Memcpy与memset花费相同的时间 [英] Memcpy takes the same time as memset

查看:156
本文介绍了Memcpy与memset花费相同的时间的处理方法,对大家解决问题具有一定的参考价值,需要的朋友们下面随着小编来一起学习吧!

问题描述

我想使用memcpy测量内存带宽.我从以下答案中修改了代码:为什么对循环进行矢量化没有提高性能,该循环使用memset来测量带宽.问题是memcpy仅比memset慢一点,因为我预计它会在两倍的内存上运行,因此它会比memset慢大约两倍.

I want to measure memory bandwidth using memcpy. I modified the code from this answer:why vectorizing the loop does not have performance improvement which used memset to measure the bandwidth. The problem is that memcpy is only slighly slower than memset when I expect it to be about two times slower since it operations on twice the memory.

更具体地说,我通过以下操作在1 GB的数组ab(分配为calloc)上运行了100次.

More specifically, I run over 1 GB arrays a and b (allocated will calloc) 100 times with the following operations.

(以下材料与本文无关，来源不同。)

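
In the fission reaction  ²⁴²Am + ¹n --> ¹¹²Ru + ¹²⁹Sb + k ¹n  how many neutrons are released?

Conserve mass number: 243 = 112 + 129 + k, so k = 243 − 241 = 2.
Check atomic number: 95 = 44 + 51 + 0 = 95. ✓

2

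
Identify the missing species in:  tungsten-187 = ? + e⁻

Conserve mass number: 187 = A + 0, so A = 187.
Conserve atomic number: 74 = Z − 1, so Z = 75.
Z = 75 is rhenium, so the species is rhenium-187.

Re-187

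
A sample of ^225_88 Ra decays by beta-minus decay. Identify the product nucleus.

Ac-225

Beta-minus decay: mass number changes by +0, atomic number by +1.
A: 225 = 225; Z: 88 + 1 = 89.
Z = 89 is actinium, so the daughter is ^225_89 Ac.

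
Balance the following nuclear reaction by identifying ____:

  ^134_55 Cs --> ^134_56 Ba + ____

beta-minus particle

Conserve mass number: 134 = 134 + A, so A = 0.
Conserve atomic number: 55 = 56 + Z, so Z = -1.
A = 0 and Z = -1 is ^0_-1 e — a beta-minus particle.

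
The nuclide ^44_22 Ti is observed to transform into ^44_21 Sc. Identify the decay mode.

beta-plus decay or electron capture

ΔA = 44 − 44 = 0; ΔZ = 21 − 22 = -1.
A is unchanged and Z drops by 1 — a proton has become a neutron (β⁺ emission or electron capture).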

operation             time(s)
-----------------------------
memset(a,0xff,LEN)    3.7
memcpy(a,b,LEN)       3.9
a[j] += b[j]          9.4
memcpy(a,b,LEN)       3.8

请注意,memcpy仅比memset稍慢.操作a[j] += b[j](其中j移过[0,LEN))所花费的时间应该是memcpy的三倍,因为它处理的数据量是其三倍.但是,它的速度仅为memset的2.5左右.

Notice that memcpy is only slightly slower then memset. The operations a[j] += b[j] (where j goes over [0,LEN)) should take three times longer than memcpy because it operates on three times as much data. However it's only about 2.5 as slow as memset.

然后我用memset(b,0,LEN)b初始化为零,然后再次测试:

Then I initialized b to zero with memset(b,0,LEN) and test again:

operation             time(s)
-----------------------------
memcpy(a,b,LEN)       8.2
a[j] += b[j]          11.5

现在,我们看到memcpy的速度是memset的两倍,而a[j] += b[j]的速度是memset的三倍,就像我期望的那样.

Now we see that memcpy is about twice as slow as memset and a[j] += b[j] is about thrice as slow as memset like I expect.

至少我希望在memset(b,0,LEN)之前,memcpy将会触摸).

At the very least I would have expected that before memset(b,0,LEN) that memcpy would be slower because the of lazy allocation (first touch) on the first of the 100 iterations.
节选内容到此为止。